3 Reasons Bond Funds Are Better than Bonds

Investing in bonds and bond funds can provide you with a similar type of investment. However, bond funds are an investment that have several advantages over traditional bonds. Here are a few of the reasons that bond funds are better than bonds.

1. Easier Purchase

One reason that bond funds are better than bonds is that they are much easier to purchase. When you need to purchase shares in a bond fund, you can simply do so from any brokerage account. It is as simple as investing in any other type of mutual fund. With bonds, it is not that simple. You are going to have to open an account with a bond broker in order to purchase bonds. In many cases, this involves a minimum investment of at least $5,000 just to open the account. You have to work with your bond broker in order to find the type of bond that you are looking for and then they will help you make the purchase.

2. Diversification

Another big reason that bond funds are better than bonds is because of the diversification that they provide. When you invest in individual bond, you are going to be subject to how that bond performs. If the value of the bond declines because of interest rate increases, you are stuck with it unless you take a loss to sell it. With a bond fund, you are purchasing a share of a very diversified portfolio. The portfolio is made up of hundreds or thousands of different bonds. This means that if one bond does not do very well, the rest of the bonds are going to be there to make up the difference. When a company goes out of business, the bond holder is supposed to be toward the front of the line to get their investment back because they are considered to be a creditor. However, sometimes it does not work out like this. If that is the case, you want to be an investor in a bond fund instead of an individual bond. If you own an individual bond in a company that goes out of business, you may lose your entire initial investment.

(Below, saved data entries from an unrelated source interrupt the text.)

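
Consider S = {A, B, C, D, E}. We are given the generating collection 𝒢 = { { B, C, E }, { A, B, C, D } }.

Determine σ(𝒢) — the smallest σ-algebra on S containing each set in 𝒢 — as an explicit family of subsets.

Seed the family with 𝒢 together with ∅ and S: { {  }, { B, C, E }, { A, B, C, D }, S }.
Step 1: +2 →
  { E }  = ᶜ of { A, B, C, D }
  { A, D }  = ᶜ of { B, C, E }
  |family| = 6
Step 2: +1 →
  { A, D, E }  = { A, D } ∪ { E }
  |family| = 7
Step 3. New:
  { B, C }  = ᶜ of { A, D, E }
  |family| = 8
Step 4 adds nothing — fixpoint reached.

|σ(𝒢)| = 8.  σ(𝒢) = { {  }, { E }, { A, D }, { B, C }, { A, D, E }, { B, C, E }, { A, B, C, D }, S }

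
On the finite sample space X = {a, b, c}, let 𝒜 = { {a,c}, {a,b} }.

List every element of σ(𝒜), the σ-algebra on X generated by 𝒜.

σ(𝒜) = { ∅, {a}, {b}, {c}, {a,b}, {a,c}, {b,c}, X }

Derivation:
Initial family (4 sets): { ∅, {a,b}, {a,c}, X }.
Pass 1 (2 new):
  {b}  = X∖{a,c}
  {c}  = X∖{a,b}
Pass 2. New:
  {b,c}  = {c} ∪ {b}
Pass 3 adds 1:
  {a}  = X∖{b,c}
Pass 4: already closed under ᶜ and ∪.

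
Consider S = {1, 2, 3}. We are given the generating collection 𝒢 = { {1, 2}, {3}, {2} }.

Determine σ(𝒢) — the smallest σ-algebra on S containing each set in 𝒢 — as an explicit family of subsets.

Answer: σ(𝒢) = { {}, {1}, {2}, {3}, {1, 2}, {1, 3}, {2, 3}, S }

Trace:
Take S₀ = 𝒢 ∪ {∅, S} = { {}, {2}, {3}, {1, 2}, S }.
Round 1. New:
  {1, 3}  = complement {2}
  {2, 3}  = {3} ∪ {2}
  — 7 sets.
Round 2: 1 new —
  {1}  = complement {2, 3}
  — 8 sets.
Round 3 adds nothing — fixpoint reached.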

3. Professional Management

Investing in bond funds is also going to provide you with professional management. When you are an individual investor, you have to make all of the individual investment decisions for yourself. This means that you have to research all of the bonds that you are potentially going to invest in an make a decision that you think is best. When you are an investor in a bond fund, you are not going to have to worry about this. You will simply invest in the bond fund and the fund manager is going to choose all of the bonds for you. They are also going to decide if and when to sell the bonds that are in the portfolio.